Declaração, como Presidente da Representação Brasileira no Parlamento do Mercosul (Parlasul), de apoio à soberania argentina sobre as Ilhas Malvinas, Georgias e Sandwich do Sul.

Autor
Roberto Requião (PMDB - Movimento Democrático Brasileiro/PR)
Nome completo: Roberto Requião de Mello e Silva
Casa
Senado Federal
Tipo
Discurso
Resumo por assunto
POLITICA INTERNACIONAL.:
  • Declaração, como Presidente da Representação Brasileira no Parlamento do Mercosul (Parlasul), de apoio à soberania argentina sobre as Ilhas Malvinas, Georgias e Sandwich do Sul.
Aparteantes
Eduardo Suplicy, Randolfe Rodrigues.
Publicação
Publicação no DSF de 03/04/2012 - Página 10756
Assunto
Outros > POLITICA INTERNACIONAL.
Indexação
  • QUALIDADE, PRESIDENTE, REPRESENTAÇÃO, BRASIL, PARLAMENTO, MERCADO COMUM DO SUL (MERCOSUL), APOIO, PAIS ALIADO, ARGENTINA, SOBERANIA, ILHA, OCEANO, ATLANTICO SUL, REPUDIO, COLONIALISMO, PAIS ESTRANGEIRO, INGLATERRA, ESTADOS UNIDOS DA AMERICA (EUA).

            O SR. ROBERTO REQUIÃO (Bloco/PMDB - PR. Pronuncia o seguinte discurso. Sem revisão do orador.) - Raramente V. Exª se engana, Senador Paim.

            Eu quero registrar a presença, no plenário, do Embaixador da Argentina, Luis María Kreckler, do Sr. Mariano Vergara, conselheiro da embaixada, do Ministro Facundo Vila, e do Secretário Juan Antonio Barreto.

            Srs. Senadores, Srªs Senadoras, falo neste momento na condição de Presidente da representação brasileira no Parlamento do Mercosul, o Parlasul.

            No dia de hoje, os argentinos vivem um feriado nacional. Não é propriamente uma celebração, mas uma lembrança, uma triste lembrança dos seus mortos na Guerra das Malvinas. A Presidente Cristina Kirchner comandou o ato principal da nação argentina, na chamada cidade do fim do mundo, Ushuaia. Lá, inaugurou uma praça e acendeu a chama eterna.

            As Ilhas Malvinas, complexo de ilhas cujas principais são as Malvinas, Georgias e Sandwich do Sul, fica a 760 km de Usuhaia e a 14.000 km de Londres. Para os argentinos é um momento de luto, de renovação do seu sentimento nacional e de reflexão. Para nós, brasileiros, deve ser também um momento de reflexão e de afirmação da nossa identidade sul-americana e latino-americana e de afirmação do nosso repúdio claro e inequívoco ao colonialismo. A questão das Malvinas deve ser vista sob este prisma, o do anacronismo absoluto deste resquício colonialista no solo sul-americano em pleno século XXI.

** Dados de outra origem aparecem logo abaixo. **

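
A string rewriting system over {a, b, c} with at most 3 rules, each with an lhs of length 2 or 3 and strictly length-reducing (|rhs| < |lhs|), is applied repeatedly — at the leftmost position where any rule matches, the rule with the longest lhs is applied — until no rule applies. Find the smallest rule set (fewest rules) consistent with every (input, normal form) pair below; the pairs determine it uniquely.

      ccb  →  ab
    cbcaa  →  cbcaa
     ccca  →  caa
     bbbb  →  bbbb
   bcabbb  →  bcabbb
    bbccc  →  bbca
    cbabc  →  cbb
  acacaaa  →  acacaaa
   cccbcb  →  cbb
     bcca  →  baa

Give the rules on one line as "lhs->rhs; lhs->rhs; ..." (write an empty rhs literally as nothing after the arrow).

abc->b; cc->a; ccc->ca

  | ccb => ab
  | cbcaa
  | ccca => caa
  | bbbb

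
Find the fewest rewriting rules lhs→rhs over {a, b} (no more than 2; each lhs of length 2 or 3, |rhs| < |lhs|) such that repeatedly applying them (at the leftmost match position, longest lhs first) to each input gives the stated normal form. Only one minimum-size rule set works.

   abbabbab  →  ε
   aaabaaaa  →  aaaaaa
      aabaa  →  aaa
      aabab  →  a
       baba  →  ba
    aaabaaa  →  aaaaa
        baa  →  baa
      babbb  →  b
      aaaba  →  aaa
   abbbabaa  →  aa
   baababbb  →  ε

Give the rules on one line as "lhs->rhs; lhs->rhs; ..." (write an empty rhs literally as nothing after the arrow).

  | abbabbab => babbab => bbab => ab => ε
  | aaabaaaa => aaaaaa
  | aabaa => aaa
  | aabab => aab => a

ab->; bb->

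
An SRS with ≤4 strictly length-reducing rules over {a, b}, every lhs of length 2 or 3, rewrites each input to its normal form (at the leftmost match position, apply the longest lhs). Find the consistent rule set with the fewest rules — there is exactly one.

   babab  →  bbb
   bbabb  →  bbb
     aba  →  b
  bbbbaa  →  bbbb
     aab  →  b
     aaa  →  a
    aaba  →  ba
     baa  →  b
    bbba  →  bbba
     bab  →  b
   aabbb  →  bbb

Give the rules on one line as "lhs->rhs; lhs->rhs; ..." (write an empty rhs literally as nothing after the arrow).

  | babab => bbb
  | bbabb => bbb
  | aba => b
  | bbbbaa => bbbb

aa->; ab->; aba->b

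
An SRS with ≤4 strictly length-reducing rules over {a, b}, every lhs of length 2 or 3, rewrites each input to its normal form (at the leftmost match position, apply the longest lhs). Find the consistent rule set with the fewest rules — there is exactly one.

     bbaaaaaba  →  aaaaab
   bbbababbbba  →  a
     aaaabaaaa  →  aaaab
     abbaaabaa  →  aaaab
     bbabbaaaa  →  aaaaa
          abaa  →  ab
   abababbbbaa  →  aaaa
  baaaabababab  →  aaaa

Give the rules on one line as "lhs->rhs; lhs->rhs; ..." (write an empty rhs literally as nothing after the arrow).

aba->ab; ba->; bb->

  | bbaaaaaba => aaaaaba => aaaaab
  | bbbababbbba => bababbbba => babbbba => bbbba => bba => a
  | aaaabaaaa => aaaabaaa => aaaabaa => aaaaba => aaaab
  | abbaaabaa => aaaabaa => aaaaba => aaaab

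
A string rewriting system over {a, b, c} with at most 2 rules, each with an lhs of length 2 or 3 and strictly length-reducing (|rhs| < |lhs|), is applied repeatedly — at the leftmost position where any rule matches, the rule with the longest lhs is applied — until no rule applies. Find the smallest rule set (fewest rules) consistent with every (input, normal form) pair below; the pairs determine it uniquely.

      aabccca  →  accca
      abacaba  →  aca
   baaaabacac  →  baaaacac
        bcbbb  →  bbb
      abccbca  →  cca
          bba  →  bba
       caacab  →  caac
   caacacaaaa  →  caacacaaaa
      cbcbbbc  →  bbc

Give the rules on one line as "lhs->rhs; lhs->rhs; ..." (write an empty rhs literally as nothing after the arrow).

ab->; cb->

  | aabccca => accca
  | abacaba => acaba => aca
  | baaaabacac => baaaacac
  | bcbbb => bbb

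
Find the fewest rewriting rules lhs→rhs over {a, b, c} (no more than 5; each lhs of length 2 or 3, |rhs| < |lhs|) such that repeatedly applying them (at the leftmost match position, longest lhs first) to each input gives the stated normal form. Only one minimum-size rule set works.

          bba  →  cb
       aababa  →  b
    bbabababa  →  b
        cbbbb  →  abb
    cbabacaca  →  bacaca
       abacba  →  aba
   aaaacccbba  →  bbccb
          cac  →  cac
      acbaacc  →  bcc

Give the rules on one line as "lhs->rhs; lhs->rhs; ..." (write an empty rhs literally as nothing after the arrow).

aa->b; bba->cb; cba->; cbb->a

  | bba => cb
  | aababa => bbaba => cbba => aa => b
  | bbabababa => cbbababa => aababa => bbaba => cbba => aa => b
  | cbbbb => abb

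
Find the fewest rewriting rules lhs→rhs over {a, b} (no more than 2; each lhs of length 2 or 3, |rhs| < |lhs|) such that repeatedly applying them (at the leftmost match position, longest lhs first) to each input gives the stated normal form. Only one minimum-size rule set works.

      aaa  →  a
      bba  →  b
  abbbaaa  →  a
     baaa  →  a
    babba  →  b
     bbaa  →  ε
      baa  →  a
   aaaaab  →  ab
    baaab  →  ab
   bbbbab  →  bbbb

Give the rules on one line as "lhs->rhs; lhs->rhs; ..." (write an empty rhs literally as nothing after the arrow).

aa->a; ba->

  | aaa => aa => a
  | bba => b
  | abbbaaa => abbaa => aba => a
  | baaa => aa => a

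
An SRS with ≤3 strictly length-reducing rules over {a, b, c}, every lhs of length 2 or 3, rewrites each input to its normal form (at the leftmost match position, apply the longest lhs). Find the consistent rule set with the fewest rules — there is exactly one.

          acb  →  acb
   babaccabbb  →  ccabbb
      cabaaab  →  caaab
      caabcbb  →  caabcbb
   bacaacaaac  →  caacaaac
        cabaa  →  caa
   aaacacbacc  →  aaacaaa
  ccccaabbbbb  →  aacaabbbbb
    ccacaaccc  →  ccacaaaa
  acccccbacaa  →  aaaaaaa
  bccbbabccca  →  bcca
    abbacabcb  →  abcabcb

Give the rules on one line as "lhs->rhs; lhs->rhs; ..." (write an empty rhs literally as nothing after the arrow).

  | acb
  | babaccabbb => baccabbb => ccabbb
  | cabaaab => caaab
  | caabcbb

ba->; ccc->aa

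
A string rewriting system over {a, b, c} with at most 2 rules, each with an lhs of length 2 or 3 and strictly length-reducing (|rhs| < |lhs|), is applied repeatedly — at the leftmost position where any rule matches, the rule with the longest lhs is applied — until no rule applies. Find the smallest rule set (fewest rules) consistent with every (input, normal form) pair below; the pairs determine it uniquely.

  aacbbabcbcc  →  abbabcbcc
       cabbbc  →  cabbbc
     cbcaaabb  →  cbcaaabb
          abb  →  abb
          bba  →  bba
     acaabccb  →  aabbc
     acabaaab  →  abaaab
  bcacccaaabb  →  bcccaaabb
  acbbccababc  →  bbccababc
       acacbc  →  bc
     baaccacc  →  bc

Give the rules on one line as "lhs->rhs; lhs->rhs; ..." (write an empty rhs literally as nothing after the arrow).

ac->; ccb->bc

  | aacbbabcbcc => abbabcbcc
  | cabbbc
  | cbcaaabb
  | abb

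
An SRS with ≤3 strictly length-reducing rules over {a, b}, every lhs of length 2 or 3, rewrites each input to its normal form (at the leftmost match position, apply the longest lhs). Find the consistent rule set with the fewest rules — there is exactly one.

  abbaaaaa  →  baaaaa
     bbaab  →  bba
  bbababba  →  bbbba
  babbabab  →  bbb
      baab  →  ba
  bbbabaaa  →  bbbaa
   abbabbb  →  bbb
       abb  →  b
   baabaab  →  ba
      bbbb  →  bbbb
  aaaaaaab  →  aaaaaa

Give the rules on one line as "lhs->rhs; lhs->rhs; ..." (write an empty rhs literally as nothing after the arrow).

ab->; aba->

  | abbaaaaa => baaaaa
  | bbaab => bba
  | bbababba => bbbba
  | babbabab => bbabab => bbb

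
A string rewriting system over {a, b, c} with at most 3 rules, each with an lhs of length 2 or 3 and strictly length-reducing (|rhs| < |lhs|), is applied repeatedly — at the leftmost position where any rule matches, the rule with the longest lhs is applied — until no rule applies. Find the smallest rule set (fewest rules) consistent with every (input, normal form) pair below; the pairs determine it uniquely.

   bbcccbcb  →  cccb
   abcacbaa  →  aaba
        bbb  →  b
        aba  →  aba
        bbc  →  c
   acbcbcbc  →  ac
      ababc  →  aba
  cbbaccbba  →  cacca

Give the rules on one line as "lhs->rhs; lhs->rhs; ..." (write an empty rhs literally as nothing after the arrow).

  | bbcccbcb => cccbcb => cccb
  | abcacbaa => aacbaa => aaba
  | bbb => b
  | aba

bb->; bc->; cba->b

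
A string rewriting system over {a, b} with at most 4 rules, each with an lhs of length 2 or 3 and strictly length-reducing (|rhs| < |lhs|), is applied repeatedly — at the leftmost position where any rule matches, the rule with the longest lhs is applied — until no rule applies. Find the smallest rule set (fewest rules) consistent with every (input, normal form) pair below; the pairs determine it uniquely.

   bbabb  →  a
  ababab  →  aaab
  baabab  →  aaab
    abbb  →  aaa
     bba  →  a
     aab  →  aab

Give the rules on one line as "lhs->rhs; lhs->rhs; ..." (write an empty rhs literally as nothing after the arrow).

ba->a; bb->; bbb->aa

  | bbabb => abb => a
  | ababab => aabab => aaab
  | baabab => aabab => aaab
  | abbb => aaa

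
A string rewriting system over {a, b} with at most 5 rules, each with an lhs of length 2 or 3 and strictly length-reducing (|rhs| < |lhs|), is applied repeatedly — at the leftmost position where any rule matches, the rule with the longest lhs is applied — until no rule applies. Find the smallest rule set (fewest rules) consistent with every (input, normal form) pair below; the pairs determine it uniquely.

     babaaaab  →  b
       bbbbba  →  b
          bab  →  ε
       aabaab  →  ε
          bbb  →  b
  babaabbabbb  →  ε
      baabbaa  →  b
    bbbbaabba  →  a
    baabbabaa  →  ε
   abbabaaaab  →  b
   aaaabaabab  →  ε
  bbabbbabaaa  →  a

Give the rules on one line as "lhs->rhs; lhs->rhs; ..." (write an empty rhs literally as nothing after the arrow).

  | babaaaab => bbaaaab => aaaab => aab => b
  | bbbbba => bbba => ba => b
  | bab => bb => ε
  | aabaab => baab => bab => bb => ε

aa->; ab->; ba->b; bb->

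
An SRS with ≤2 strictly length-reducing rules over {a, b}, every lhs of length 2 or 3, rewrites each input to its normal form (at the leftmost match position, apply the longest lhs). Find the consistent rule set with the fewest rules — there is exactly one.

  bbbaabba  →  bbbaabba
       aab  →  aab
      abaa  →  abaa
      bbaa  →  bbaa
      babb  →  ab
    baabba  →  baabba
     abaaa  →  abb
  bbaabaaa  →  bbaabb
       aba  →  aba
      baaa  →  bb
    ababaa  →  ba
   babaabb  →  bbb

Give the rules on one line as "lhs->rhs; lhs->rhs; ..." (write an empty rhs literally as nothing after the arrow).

aaa->b; bab->a

  | bbbaabba
  | aab
  | abaa
  | bbaa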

            Os argentinos tiveram amargas lições com a Guerra das Malvinas. Setores da sociedade argentina aprenderam que não deveriam mais contar com os militares para resolver conflitos ideológicos, políticos, sociais. Que as ditaduras militares não são remédio e alternativa à luta política franca, aberta. Os argentinos perderam a Guerra das Malvinas e ganharam seu caminho de volta à democracia.

            Nosso apoio incondicional à soberania argentina sobre as Malvinas não se confunde com a valorização do ato insano da ditadura militar, que usou o legítimo direito como meio oportunista para ganhar sobrevida, atirando à morte certa jovens e inexperientes recrutas, quando não torturando-os para que se jogassem como suicidas na batalha desigual.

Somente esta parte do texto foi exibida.